E de sorrisos cúmplices.
Esta semana, a conversa demorou um pouco mais. Ela exibia na camiseta um slogan que mais parece uma razão de viver: “Ocupe Estelita”, em alusão à luta de parte da sociedade recifense por manter espaços públicos para serventia de todos e não, apenas, para usufruto de meia dúzia de privilegiados. Privilégios históricos que eles desejam eternos, nesse caos urbano, sufocante das grandes cidades. O tema rendeu papo interessante. Ela, em idade de ser minha neta, a me dar lições de cidadania, a refrescar em mim utopias adormecidas. Embevecidos, descobrimos afinidades. Os dois. E outras mais quando ela tratou, carinhosamente, como “perro” seu amor animal.
Perro? Indaguei, surpreso.
– Sim, sim… os dentes brancos, os lábios abertos numa felicidade de quem está adorando ler romances latino-americanos. Mais uma afinidade, pensei, sem me dar conta da enormidade da distância a nos separar, além do meu desapego a cachorros. Estudante de direito, ela descobriu o prazer da literatura, e anda entusiasmada com os mestres da ficção latina. Uma das minhas cachaças, desde sempre, confessei.

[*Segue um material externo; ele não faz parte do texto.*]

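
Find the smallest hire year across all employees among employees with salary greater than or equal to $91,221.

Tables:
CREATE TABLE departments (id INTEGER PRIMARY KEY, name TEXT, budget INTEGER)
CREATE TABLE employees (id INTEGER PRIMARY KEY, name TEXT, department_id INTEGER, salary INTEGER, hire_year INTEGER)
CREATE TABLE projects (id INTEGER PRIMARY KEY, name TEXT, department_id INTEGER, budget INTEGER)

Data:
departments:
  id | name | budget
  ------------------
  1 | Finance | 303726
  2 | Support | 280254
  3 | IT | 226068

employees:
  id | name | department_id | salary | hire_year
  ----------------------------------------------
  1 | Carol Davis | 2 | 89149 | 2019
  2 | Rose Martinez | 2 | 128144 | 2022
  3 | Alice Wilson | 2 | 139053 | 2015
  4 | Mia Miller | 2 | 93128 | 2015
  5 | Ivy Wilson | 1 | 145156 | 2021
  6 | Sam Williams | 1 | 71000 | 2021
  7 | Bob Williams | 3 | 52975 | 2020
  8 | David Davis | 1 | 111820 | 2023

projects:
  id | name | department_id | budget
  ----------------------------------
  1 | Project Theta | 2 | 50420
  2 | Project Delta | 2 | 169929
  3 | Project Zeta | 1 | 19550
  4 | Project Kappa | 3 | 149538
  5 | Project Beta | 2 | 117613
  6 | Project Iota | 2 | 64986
SELECT MIN(hire_year) FROM employees WHERE salary >= 91221

Execution result:
2015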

Assim, quase deslumbrado com a nova descoberta, nos despedimos.
Eu já atravessava a rua na direção do meu prédio, ruminando, ruminando, quando um grito suave me devolve à realidade:
– E o papa, você viu?
Meu olhar me puxou para perto de seus olhos. E vi um brilho incomum iluminar a rua, apesar do beijo ardente do sol da manhã. O papa Francisco, claro, respondi, encontrou-se em Havana com o chefe da Igreja Ortodoxa Russa e …
– Não, não, eu falo de João Paulo II, das cartas de ternura trocadas com Anna Teresa.
A menina “de lo perro” falou então, em estado de excitação, da revelação feita pela BBC de Londres. Anna Teresa, filósofa americana de origem polonesa, casada, mãe de três filhos, manteve correspondência com Karol Wojtyla, durante 30 anos. Um livro escrito por ele, aproximou os dois quando ele ainda era cardeal, lá atrás, nos anos de 1970. Até pouco antes da sua morte, em 2005, foram 350 cartas escritas por Wojtyla. As cartas estão disponíveis na Biblioteca Nacional da Polônia, desde 2008.
Comentamos a notícia, com uma ponta de malícia, e cheios de convergências, apesar das diferenças que nos separam. A idade física, os projetos de vida, ela no encanto-sonho da juventude e eu na trilha de chegada ao cimo da montanha, com meus pés, meus receios, minhas ilusões desfeitas, em eterna briga de esconde-esconde com novas quimeras.
Quem diria, a menina “de lo perro”, que antes eu via lá embaixo, ainda me prometeu na despedida: vou pesquisar sobre as cartas, depois a gente se fala, tá ligado?